Oklahoma Regulators Change Earthquake Protocol for STACK and SCOOP

The Oklahoma Corporation Commission announced a new protocol this week in an effort to reduce earthquakes due to well completion and fracking activities in the STACK and SCOOP, the state’s biggest oil and gas plays. And the changes have the support of the Oklahoma Geological Survey.

Tim Baker, head of the Commission’s Oil and Gas Conservation Division said while oil and gas operators cooperated in December 2016 when the commission developed a seismicity protocol, new data supports new action.

“The overall induced earthquake rate has decreased over the past year, but the number of felt earthquakes may be linked to well completion activity, including hydraulic fracturing in the SCOOP and STACK has increased,” he said in making the announcement. “These events are relatively rare and smaller on average than those linked to injection activity. Most importantly, the risk of such events appears to be manageable.”

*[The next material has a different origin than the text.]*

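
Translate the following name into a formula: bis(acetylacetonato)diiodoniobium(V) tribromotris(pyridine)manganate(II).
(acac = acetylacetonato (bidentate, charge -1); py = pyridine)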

He said the new changes are part of the commission’s effort to learn how to mitigate the risk of causing earthquakes.

The new changes include three basic requirements. All operators in the defined area will be required to have access to a seismic array that will give real-time seismicity readings.

The minimum level at which the operator must take action has been lowered from a 2.5 magnitude to 2.0 magnitude.

Some operators will have to pause operations for 6 hours at 2.5 magnitude.  Previously, they had to pause when a magnitude 3.0 earthquake hit.

“While more study needs to be done, the indications are that those operators who have their own seismic arrays and took actions when there were seismic events too small to be felt decreased the risk of having multiple, stronger earthquakes,” said Baker.

Dr. Jerry Boak, director of the Oklahoma Geological Survey says the new protocol is needed.

“Ultimately, the goal is to have enough information to develop plans that will virtually eliminate the risk of a felt earthquake from a well completion operation in the SCOOP and STACK.”

State Seismologist Dr. Jake Walter said to accomplish the goal of reducing the risk of strong earthquakes from wastewater injection, the state must add to its existing state seismic network. He explained it must build a system capable of providing the needed data 24 hours a day. Currently, the OGS seismic network detection capability ranges between 2.0 and 2.5 magnitude across Oklahoma.

“The cost associated with expanding the seismic network would be a relatively small investment that would help to ensure the safe development of Oklahoma’s billions of dollars worth of oil and natural gas,” said Dr. Walter. “When coupled with other data on oil and gas activities that we hope will be forthcoming, we could develop a framework that would enable operators to know before they commence operations just what the estimated seismicity risk could be, what steps to take beforehand and what to do during operations to minimize seismic hazards.”

Despite the new steps announced this week for the STACK and SCOOP, the regulators and scientists also believe the threat of earthquakes in those two oil plays is much smaller than the chance of earthquakes caused by wastewater injection in the north central part of the state.

“There is broad agreement among researchers that disposal of these large amounts of water into the Arbuckle, the state’s deepest formation, can be linked to the high earthquake rate we saw in recent years within parts of the Area of Interest,” said Baker. “By comparison, the SCOOP and STACK plays have very small amounts of produced water and whatever earthquake activity there is, tends to be much smaller.”

He said less than four percent of detectable induced earthquake activity in the state can be linked to hydraulic fracturing.

“While the earthquake rate in the large AOI has been dropping since limits on disposal were put in place by the OGCD, disposal into the Arbuckle formation with the AOI is still the larger concern,” added Baker.